Off-Pump Coronary Artery Bypass Surgery and Acute Kidney Injury: A Meta-analysis of Randomized and Observational Studies

Department of Internal Medicine, Rochester General Hospital and University of Rochester School of Medicine and Dentistry, Rochester, NY 14621, USA.
American Journal of Kidney Diseases (Impact Factor: 5.76). 04/2009; 54(3):413-23. DOI: 10.1053/j.ajkd.2009.01.267
Source: PubMed

ABSTRACT Acute kidney injury (AKI) after coronary artery bypass grafting (CABG) is associated with significant morbidity and mortality. Controversy exists regarding whether an off-pump technique can reduce post-CABG renal injury.
Systematic review and meta-analysis.
Adult patients undergoing CABG.
MEDLINE, EMBASE, Cochrane Renal Library, and Google Scholar were searched in May 2008 for randomized controlled trials (RCTs) and observational studies comparing off-pump CABG (OPCAB) with conventional CABG (CAB) for renal outcomes. Studies involving patients on long-term renal replacement therapy (RRT) were excluded.
Primary outcomes were overall AKI and AKI requiring RRT.
22 studies (6 RCTs and 16 observational studies) comprising 27,806 patients met the inclusion criteria.
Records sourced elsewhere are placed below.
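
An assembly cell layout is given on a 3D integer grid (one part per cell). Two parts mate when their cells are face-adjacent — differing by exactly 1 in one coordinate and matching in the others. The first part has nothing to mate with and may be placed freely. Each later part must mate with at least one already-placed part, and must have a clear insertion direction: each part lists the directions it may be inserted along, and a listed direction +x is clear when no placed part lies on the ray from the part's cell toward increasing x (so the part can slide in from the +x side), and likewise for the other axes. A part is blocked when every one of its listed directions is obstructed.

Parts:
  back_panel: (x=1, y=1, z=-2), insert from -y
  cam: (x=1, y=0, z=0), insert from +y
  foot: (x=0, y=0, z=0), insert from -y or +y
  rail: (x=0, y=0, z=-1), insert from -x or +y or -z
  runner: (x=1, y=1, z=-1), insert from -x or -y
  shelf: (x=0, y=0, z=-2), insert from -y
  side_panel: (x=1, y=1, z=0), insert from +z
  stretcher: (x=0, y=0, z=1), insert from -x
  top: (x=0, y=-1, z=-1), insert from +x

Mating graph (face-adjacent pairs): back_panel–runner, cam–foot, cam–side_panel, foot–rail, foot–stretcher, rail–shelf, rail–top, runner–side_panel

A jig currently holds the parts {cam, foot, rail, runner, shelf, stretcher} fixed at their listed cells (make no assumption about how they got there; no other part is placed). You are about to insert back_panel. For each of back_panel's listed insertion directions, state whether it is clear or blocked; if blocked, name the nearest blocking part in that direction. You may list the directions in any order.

-y: clear

-y: ray from back_panel(1, 1, -2) has no placed part ⇒ clear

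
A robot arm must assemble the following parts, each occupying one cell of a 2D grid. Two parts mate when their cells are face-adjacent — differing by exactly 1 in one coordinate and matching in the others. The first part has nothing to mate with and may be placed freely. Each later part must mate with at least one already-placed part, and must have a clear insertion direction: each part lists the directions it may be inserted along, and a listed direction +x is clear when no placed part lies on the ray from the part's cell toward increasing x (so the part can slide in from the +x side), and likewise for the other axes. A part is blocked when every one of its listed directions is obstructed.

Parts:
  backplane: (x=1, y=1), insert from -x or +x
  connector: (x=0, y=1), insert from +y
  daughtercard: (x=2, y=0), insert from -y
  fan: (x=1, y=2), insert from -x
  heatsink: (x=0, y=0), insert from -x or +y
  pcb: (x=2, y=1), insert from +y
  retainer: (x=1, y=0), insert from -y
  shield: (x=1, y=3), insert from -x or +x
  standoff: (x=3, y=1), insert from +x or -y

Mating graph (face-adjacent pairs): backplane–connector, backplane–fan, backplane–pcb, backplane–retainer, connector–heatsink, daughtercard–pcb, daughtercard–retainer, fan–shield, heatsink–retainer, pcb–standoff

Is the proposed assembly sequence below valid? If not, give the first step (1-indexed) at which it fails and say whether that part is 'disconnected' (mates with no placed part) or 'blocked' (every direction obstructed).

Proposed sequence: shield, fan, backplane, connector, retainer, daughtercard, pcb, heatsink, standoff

1. shield@(1, 3) [-x clear] — {shield}
2. fan@(1, 2) [-x clear] — {fan, shield}
3. backplane@(1, 1) [-x clear] — {backplane, fan, shield}
4. connector@(0, 1) [+y clear] — {backplane, connector, fan, shield}
5. retainer@(1, 0) [-y clear] — {backplane, connector, fan, retainer, shield}
6. daughtercard@(2, 0) [-y clear] — {backplane, connector, daughtercard, fan, retainer, shield}
7. pcb@(2, 1) [+y clear] — {backplane, connector, daughtercard, fan, pcb, retainer, shield}
8. heatsink@(0, 0) [-x clear] — {backplane, connector, daughtercard, fan, heatsink, pcb, retainer, shield}
9. standoff@(3, 1) [+x clear] — {backplane, connector, daughtercard, fan, heatsink, pcb, retainer, shield, standoff}

Valid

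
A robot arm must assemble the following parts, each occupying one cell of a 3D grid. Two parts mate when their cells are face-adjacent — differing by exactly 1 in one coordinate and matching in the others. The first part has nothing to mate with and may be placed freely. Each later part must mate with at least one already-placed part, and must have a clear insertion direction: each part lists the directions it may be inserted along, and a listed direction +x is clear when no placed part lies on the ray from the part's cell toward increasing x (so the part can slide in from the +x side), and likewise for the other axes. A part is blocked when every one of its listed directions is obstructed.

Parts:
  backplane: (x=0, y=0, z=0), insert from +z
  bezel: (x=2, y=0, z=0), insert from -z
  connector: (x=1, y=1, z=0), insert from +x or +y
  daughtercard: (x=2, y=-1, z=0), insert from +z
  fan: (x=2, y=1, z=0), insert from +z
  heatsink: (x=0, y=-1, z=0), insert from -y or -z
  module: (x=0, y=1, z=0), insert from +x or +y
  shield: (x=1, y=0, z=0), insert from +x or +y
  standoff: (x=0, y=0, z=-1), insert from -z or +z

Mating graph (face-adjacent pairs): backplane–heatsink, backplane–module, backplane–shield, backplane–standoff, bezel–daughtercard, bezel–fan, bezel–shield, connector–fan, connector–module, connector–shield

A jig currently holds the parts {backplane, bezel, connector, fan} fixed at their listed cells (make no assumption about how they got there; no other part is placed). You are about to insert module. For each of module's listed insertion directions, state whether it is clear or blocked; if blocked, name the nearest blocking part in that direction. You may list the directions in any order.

+x: blocked by connector; +y: clear

+x: nearest on ray is connector@(1, 1, 0) ⇒ blocked
+y: ray from module(0, 1, 0) has no placed part ⇒ clear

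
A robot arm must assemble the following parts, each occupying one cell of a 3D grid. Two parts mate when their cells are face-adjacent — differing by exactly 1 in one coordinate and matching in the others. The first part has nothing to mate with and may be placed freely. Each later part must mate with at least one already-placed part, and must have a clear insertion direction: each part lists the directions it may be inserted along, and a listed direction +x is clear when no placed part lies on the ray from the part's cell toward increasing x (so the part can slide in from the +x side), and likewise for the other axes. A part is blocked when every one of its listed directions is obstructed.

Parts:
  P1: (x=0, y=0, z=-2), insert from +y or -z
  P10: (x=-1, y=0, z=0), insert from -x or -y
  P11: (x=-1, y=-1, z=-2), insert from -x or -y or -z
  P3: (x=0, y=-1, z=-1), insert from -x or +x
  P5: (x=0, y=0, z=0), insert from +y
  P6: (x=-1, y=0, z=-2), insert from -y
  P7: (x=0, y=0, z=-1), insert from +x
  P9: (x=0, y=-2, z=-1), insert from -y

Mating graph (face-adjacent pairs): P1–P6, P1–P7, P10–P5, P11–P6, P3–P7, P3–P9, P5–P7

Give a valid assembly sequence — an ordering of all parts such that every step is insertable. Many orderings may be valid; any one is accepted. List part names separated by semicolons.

1. P6@(-1, 0, -2) [-y clear] — {P6}
2. P1@(0, 0, -2) [+y clear] — {P1, P6}
3. P7@(0, 0, -1) [+x clear] — {P1, P6, P7}
4. P5@(0, 0, 0) [+y clear] — {P1, P5, P6, P7}
5. P11@(-1, -1, -2) [-x clear] — {P1, P11, P5, P6, P7}
6. P3@(0, -1, -1) [-x clear] — {P1, P11, P3, P5, P6, P7}
7. P9@(0, -2, -1) [-y clear] — {P1, P11, P3, P5, P6, P7, P9}
8. P10@(-1, 0, 0) [-x clear] — {P1, P10, P11, P3, P5, P6, P7, P9}

P6; P1; P7; P5; P11; P3; P9; P10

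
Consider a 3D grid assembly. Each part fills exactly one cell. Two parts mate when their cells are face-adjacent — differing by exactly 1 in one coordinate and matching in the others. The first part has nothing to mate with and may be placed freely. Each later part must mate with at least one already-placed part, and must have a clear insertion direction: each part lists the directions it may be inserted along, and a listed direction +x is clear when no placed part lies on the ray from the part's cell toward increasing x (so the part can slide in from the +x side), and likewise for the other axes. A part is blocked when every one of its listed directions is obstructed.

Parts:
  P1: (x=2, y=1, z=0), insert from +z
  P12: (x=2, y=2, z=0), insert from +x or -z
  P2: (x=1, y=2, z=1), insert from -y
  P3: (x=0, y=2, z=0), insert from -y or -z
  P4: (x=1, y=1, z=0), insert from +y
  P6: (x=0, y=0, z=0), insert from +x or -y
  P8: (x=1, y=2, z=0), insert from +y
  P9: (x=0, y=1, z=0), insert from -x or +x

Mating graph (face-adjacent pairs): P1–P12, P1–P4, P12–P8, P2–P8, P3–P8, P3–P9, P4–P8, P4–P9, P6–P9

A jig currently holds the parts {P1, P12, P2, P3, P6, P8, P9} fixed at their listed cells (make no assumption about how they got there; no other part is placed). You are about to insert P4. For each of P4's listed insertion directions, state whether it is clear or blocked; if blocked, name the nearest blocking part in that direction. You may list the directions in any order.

+y: blocked by P8

+y: nearest on ray is P8@(1, 2, 0) ⇒ blocked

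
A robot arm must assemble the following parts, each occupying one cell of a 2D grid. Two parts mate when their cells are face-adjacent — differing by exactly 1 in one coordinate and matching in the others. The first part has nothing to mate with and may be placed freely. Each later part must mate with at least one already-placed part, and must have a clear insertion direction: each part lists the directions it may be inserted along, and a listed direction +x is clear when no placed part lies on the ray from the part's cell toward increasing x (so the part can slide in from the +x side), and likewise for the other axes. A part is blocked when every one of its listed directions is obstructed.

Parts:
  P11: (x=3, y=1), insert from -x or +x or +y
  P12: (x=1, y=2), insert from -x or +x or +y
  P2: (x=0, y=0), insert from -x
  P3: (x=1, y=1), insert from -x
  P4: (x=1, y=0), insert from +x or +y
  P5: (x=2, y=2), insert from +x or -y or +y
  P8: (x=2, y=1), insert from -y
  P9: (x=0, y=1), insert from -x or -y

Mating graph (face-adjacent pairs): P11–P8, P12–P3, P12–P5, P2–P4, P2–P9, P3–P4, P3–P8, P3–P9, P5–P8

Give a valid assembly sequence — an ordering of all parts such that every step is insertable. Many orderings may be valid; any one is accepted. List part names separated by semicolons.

1. P4@(1, 0) [+x clear] — {P4}
2. P2@(0, 0) [-x clear] — {P2, P4}
3. P3@(1, 1) [-x clear] — {P2, P3, P4}
4. P9@(0, 1) [-x clear] — {P2, P3, P4, P9}
5. P12@(1, 2) [-x clear] — {P12, P2, P3, P4, P9}
6. P5@(2, 2) [+x clear] — {P12, P2, P3, P4, P5, P9}
7. P8@(2, 1) [-y clear] — {P12, P2, P3, P4, P5, P8, P9}
8. P11@(3, 1) [+x clear] — {P11, P12, P2, P3, P4, P5, P8, P9}

P4; P2; P3; P9; P12; P5; P8; P11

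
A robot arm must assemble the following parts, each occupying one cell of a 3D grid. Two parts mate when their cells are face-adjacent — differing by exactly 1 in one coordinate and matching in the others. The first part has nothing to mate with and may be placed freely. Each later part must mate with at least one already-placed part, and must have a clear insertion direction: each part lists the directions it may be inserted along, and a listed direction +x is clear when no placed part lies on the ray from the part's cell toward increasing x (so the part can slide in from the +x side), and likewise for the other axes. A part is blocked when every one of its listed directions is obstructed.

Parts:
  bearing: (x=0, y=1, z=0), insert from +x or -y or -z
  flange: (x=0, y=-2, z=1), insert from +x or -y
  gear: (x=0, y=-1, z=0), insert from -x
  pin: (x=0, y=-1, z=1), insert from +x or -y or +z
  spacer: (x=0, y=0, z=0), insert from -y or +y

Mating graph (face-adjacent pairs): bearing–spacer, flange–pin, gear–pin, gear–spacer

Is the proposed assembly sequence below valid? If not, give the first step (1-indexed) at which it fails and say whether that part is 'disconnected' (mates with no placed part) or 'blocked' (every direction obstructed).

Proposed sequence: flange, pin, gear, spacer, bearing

Valid

1. flange@(0, -2, 1) [+x clear] — {flange}
2. pin@(0, -1, 1) [+x clear] — {flange, pin}
3. gear@(0, -1, 0) [-x clear] — {flange, gear, pin}
4. spacer@(0, 0, 0) [+y clear] — {flange, gear, pin, spacer}
5. bearing@(0, 1, 0) [+x clear] — {bearing, flange, gear, pin, spacer}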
The pooled effect from both study cohorts showed a significant reduction in overall AKI (odds ratio [OR], 0.57; 95% confidence interval [CI], 0.43 to 0.76; P for effect < 0.001; I(2) = 67%; P for heterogeneity < 0.001) and AKI requiring RRT (OR, 0.55; 95% CI, 0.43 to 0.71; P for effect < 0.001; I(2) = 0%; P for heterogeneity = 0.5) in the OPCAB group compared with the CAB group. In RCTs, overall AKI was significantly reduced in the OPCAB group (OR, 0.27; 95% CI, 0.13 to 0.54); however, no statistically significant difference was noted in AKI requiring RRT (OR, 0.31; 95% CI, 0.06 to 1.59). In the observational cohort, both overall AKI (OR, 0.61; 95% CI, 0.45 to 0.81) and AKI requiring RRT (OR, 0.54; 95% CI, 0.40 to 0.73) were significantly less in the OPCAB group. RCTs were noted to be underpowered and biased toward recruiting low-risk patients. Sensitivity analysis restricted to good-quality studies showed a significant reduction in AKI.
Lack of uniform AKI definition in the included studies, heterogeneity for overall AKI outcome.
Analysis of the current evidence suggests a reduction in AKI using the OPCAB technique; however, studies lack consistency in defining AKI. Available RCTs are underpowered to detect a difference in AKI requiring RRT; evidence from observational studies suggests a reduction in RRT requirement. Future studies should apply a standard definition of AKI and target a high-risk population.